California and Oregon already had birthday rules.
Connecticut, Maine, Missouri, New York state and Washington state have other types of Medigap plan-switching rules.
Three states — Idaho, Illinois and Nevada — are adding rules that could help unhappy Medicare supplement insurance users change policies without going through medical underwriting.
The new state birthday rules will give people who already have Medicare supplement insurance policies, or “Medigap” policies, a chance to switch Medigap policies for a few weeks every year, around the time of their birthday anniversaries.

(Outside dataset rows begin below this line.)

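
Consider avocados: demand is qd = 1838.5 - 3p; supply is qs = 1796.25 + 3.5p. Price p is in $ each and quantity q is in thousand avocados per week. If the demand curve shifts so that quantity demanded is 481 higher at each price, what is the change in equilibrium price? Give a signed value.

Δp = 74

Equating demand and supply, 1838.5 - 3p = 1796.25 + 3.5p gives 6.5p = 42.25, so p* = 6.5.
Plugging p* into demand: q* = 1838.5 - 3(6.5) = 1819.
After the shift, demand is qd = 2319.5 - 3p.
The new intersection has 523.25 = 6.5p, i.e. p = 80.5, q = 2078.
Δp = 80.5 - 6.5 = 74.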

Jesse Slome, the director of the American Association for Medicare Supplement Insurance, put out an alert about thenew state birthday rules. He emphasized, in a comment included in the alert, that Medigap users who want to switch policies should talk to insurance agents who regularly sell Medicare plans.

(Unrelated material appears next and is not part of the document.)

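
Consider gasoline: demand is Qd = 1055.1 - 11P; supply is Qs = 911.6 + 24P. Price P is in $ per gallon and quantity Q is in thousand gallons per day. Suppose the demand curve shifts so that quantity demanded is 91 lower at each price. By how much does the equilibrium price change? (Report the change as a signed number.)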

“This is probably one of the least-known opportunities available to seniors,” Slome said.
Getting professional advice is important, because each state has different rules, and understanding and meeting a state’s requirements is critically important, Slome said.
What the New Birthday Rules Mean
The start of the states’ new “Medigap” policy birthday rules could give insurance agents and brokers a new chance to reach out to Medigap users.
The new rules could also help insurance producers in the affected states present Medigap policies as attractive alternatives to Medicare Advantage plans.
For the affected health insurers that issue Medigap policies, the new rules will create a framework for offering plan switches on a guaranteed-issue basis, which may reduce the odds that sudden gushers of claim risk will cause some issuers to capsize.
But, because many of the plan switchers will be people with serious illnesses, hoping to get access to the best care providers for their conditions, the new rules could also add claim cost management headaches, at a time when the COVID-19 pandemic is already complicating efforts to predict and manage health care costs.
Medigap policies can help consumers pay their Medicare Part A deductible and meet the traditional Medicare copayment and coinsurance requirements.
Consumers can also buy Medicare Advantage plans. Those policies tend to offer enrollees broader coverage than the traditional Medicare program, in exchange for giving the enrollees financial incentives to use in-network providers and requiring the enrollees to get preauthorization for some medical procedures.
Many producers strongly prefer selling consumers Medigap policies, because they see both the rules for producers and the coverage rules for the patients as being more flexible.
For producers, one obstacle to selling Medigap policies has been higher monthly premium costs for Medigap coverage. Another obstacles has been the difficulties unhappy Medigap users have with switching policies.